Here is content of one of these files…

{"userId":"615630dc81cd91175ee075fc","sourceLanguage":"en","targetLanguage":"de","sourcePhrase":"a bit","sourceRoot":"bit","sourcePrefix":"a","targetPhrase":"ein Bisschen","incrementalViews":1,"eventName":"translationViewed"}
{"userId":"615630dc81cd91175ee075fc","sourceLanguage":"en","targetLanguage":"de","sourcePhrase":"job","sourceRoot":"job","targetPhrase":"Arbeit","incrementalViews":1,"eventName":"translationViewed"}
{"userId":"615630dc81cd91175ee075fc","sourceLanguage":"en","targetLanguage":"de","sourcePhrase":"information","sourceRoot":"information","targetPhrase":"Information","incrementalViews":1,"eventName":"translationViewed"}
{"userId":"615630dc81cd91175ee075fc","sourceLanguage":"en","targetLanguage":"de","sourcePhrase":"example","sourceRoot":"example","targetPhrase":"Beispiel","incrementalViews":1,"eventName":"translationViewed"}
{"userId":"615630dc81cd91175ee075fc","sourceLanguage":"en","targetLanguage":"de","sourcePhrase":"greatly","sourceRoot":"greatly","targetPhrase":"sehr","incrementalViews":1,"eventName":"translationViewed"}
{"userId":"615630dc81cd91175ee075fc","sourceLanguage":"en","targetLanguage":"de","sourcePhrase":"example","sourceRoot":"example","targetPhrase":"Beispiel","incrementalViews":0,"eventName":"translationViewed"}
{"userId":"615630dc81cd91175ee075fc","sourceLanguage":"en","targetLanguage":"de","sourcePhrase":"day","sourceRoot":"day","targetPhrase":"Tag","incrementalViews":1,"eventName":"translationViewed"}
{"userId":"615630dc81cd91175ee075fc","sourceLanguage":"en","targetLanguage":"de","sourcePhrase":"functionality","sourceRoot":"functionality","targetPhrase":"Funktionalität","incrementalViews":1,"eventName":"translationViewed"}

Hi @arunsivasankaran,
The root cause of your problem is that your input files are not CSV format but JSONL format. The s3 source connector does not yet support this format.
There was a WIP PR that tried to implement a JSON parser: 🎉 Source S3: add json parser by Tutuchan · Pull Request #9117 · airbytehq/airbyte · GitHub

Feel free to take over if you want to finish this integration!

can I not treat the data like a 1 column csv?

I would not recommend it but you could try to user \n delimiter.

does the delimiter not mean the separator between each column?
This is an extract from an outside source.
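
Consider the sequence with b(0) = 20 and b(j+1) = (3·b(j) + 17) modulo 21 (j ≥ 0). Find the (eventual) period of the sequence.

6

Computing terms: b(0) = 20; b(1) = 14; b(2) = 17; b(3) = 5; b(4) = 11; b(5) = 8; b(6) = 20.
The sequence repeats with period 6.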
Or am I misunderstanding the setting?. I want to treat the each line in the file as a single column with a json string being the value

A delimiter delimits columns, if you use , you will have 9 columns as you have 9 , per line.
As your file is not a CSV a hack could be to use \n to consider each line as a column and a record. I’m not sure if this works as \n also delimits lines, hence records. You’ll also have some changes to make to the quoting setting and also probably have to set the shema manually as something like: {"data": "string"}.

In a nutshell, through some hack with reader parameter you might achieve your desired output, but this is not really something I’d recommend.